In its second-largest acquisition, Amazon buys the company for $970 million.
We’ve heard a lot about how personalization technology helps Web retailers: by increasing the ratio of browsers to buyers, giving stores a way to upsell and cross-sell and strengthening customer loyalty. What we haven’t heard as much about are the customer’s benefits-or risks.
It’s clear that personalization technologies can offer shoppers more convenience by pointing out a popular CD or a deal on batteries for a new cell phone. Yet this is convenience with a tradeoff: the disclosure of additional personal information.
By storing home address, billing address and credit card information with online merchants, customers avoid the hassle of re-keying the data each time they shop at the site. That works only as long as the customer trusts the merchant to safeguard the data beyond a single transaction. The next step requires an even bigger leap of faith: giving a retailer information about tastes or preferences so the merchant can intelligently recommend goods of likely interest. This saves the shopper time, but it also means upping the trust factor.
Up close and personal
When we dig into consumers’ fears, the real concern is about losing control of personal information. No one wants personal details passed from merchant to merchant-or worse.
The more personal the information entrusted to it by customers, the more careful a retailer must be to protect that trust. Personalization technology carries a heavy privacy burden.
To avoid misperceptions, retailers should explain exactly how volunteered or collected information will be used. The long-term benefits of creating and enforcing such a policy will always outweigh any short-term gains from abusing customer information. Online shoppers are willing and able to make important tradeoffs between convenience and privacy when they’re fully aware of the facts.
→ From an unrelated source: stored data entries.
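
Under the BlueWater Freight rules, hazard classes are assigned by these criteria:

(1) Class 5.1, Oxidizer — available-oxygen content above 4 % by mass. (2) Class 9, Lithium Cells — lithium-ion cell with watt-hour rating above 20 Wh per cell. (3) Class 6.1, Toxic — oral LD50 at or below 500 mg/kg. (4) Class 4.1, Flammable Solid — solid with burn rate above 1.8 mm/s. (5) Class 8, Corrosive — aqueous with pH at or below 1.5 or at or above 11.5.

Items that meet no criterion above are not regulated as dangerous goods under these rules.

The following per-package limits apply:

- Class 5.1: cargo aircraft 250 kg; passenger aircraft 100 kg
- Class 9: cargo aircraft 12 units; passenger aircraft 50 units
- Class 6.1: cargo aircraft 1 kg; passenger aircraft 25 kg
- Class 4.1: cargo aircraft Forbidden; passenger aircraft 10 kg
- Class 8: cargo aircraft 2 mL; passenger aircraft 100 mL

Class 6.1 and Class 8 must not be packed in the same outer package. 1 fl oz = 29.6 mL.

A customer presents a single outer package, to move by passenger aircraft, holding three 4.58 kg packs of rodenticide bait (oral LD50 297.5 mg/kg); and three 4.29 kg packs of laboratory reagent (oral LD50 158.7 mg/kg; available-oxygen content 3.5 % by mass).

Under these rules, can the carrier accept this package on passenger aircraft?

Rodenticide bait: oral LD50 297.5 mg/kg ≤ 500 mg/kg → Class 6.1 (Toxic).
Oral LD50 158.7 mg/kg meets the Class 6.1 criterion (Toxic), so the laboratory reagent is Class 6.1.
Total Class 6.1: (three 4.58 kg packs = 13.74 kg) + (three 4.29 kg packs = 12.87 kg) = 26.61 kg.
That exceeds the Class 6.1 passenger aircraft limit of 25 kg.

No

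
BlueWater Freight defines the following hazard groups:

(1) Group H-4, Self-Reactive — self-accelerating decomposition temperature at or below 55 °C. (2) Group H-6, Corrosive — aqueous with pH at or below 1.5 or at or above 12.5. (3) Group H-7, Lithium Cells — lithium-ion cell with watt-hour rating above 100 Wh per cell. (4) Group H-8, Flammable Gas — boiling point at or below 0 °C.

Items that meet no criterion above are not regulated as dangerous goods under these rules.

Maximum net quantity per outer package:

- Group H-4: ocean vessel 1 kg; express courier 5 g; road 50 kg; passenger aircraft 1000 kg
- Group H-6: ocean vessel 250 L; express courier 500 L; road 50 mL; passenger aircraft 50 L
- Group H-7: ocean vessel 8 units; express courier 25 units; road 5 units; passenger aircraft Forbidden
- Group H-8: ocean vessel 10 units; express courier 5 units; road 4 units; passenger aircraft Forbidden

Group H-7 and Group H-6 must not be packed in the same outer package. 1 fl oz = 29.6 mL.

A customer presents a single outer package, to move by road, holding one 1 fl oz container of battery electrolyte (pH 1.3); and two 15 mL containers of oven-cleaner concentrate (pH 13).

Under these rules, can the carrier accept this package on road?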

Because personalization is deployed “under the covers” on Web sites, the benefits to consumers aren’t readily apparent. Although the technology is sophisticated and the processing involved is usually quite complex, the result is fairly simple.
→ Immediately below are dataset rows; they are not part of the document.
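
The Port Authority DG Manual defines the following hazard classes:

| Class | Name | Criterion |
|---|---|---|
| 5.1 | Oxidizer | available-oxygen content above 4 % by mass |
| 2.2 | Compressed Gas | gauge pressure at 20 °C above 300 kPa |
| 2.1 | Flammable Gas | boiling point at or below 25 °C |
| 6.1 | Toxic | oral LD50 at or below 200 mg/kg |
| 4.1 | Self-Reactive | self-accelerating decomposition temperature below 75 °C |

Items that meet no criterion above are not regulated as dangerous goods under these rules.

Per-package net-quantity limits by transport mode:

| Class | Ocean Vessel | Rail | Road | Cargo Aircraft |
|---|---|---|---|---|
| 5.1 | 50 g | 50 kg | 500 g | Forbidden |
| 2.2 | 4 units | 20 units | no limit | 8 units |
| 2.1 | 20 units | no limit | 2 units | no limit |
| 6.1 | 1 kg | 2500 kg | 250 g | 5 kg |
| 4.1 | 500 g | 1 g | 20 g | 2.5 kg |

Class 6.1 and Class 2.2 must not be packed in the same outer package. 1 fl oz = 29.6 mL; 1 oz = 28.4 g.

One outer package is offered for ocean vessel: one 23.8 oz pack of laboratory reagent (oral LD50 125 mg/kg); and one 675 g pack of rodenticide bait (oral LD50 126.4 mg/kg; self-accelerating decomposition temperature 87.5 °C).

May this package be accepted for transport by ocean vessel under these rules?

No

Laboratory reagent: oral LD50 125 mg/kg ≤ 200 mg/kg → Class 6.1 (Toxic).
With oral LD50 126.4 mg/kg (≤ 200 mg/kg), the rodenticide bait falls in Class 6.1.
Total Class 6.1: (one 23.8 oz pack = 675.92 g) + 675 g = 1350.92 g.
That exceeds the Class 6.1 ocean vessel limit of 1 kg.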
Faced with a large number of products, online shoppers often can’t find what they want and often don’t even know which products might interest them. If left to scroll through an extensive catalog of offerings with few guides or signposts, most people will leave without buying anything.
But there’s a way to give customers a personal touch without collecting a lot of personal data about them. A technique called collaborative filtering helps cut through the confusion caused by vast product catalogs and picks out merchandise that customers might otherwise miss. By crunching huge volumes of purchasing data, such a system makes intelligent inferences about product groupings that would be difficult to determine by any other means.
A personalization system might find that people who buy a particular book or music CD also tend to buy similar items. Personalization works equally well for nearly any large body of products or services. The system becomes more accurate when customers are willing to provide additional information-product preferences, other interests, even contact data.
Personalization can help customers quickly locate what they’re most interested in seeing, even if it turns out to be a book or CD they’ve never heard about. Surprises that closely match a person’s sense of value are always delightful. Behind the scenes number-crunching leads to the shopper’s great find. And people who leave with great finds are highly likely to come back.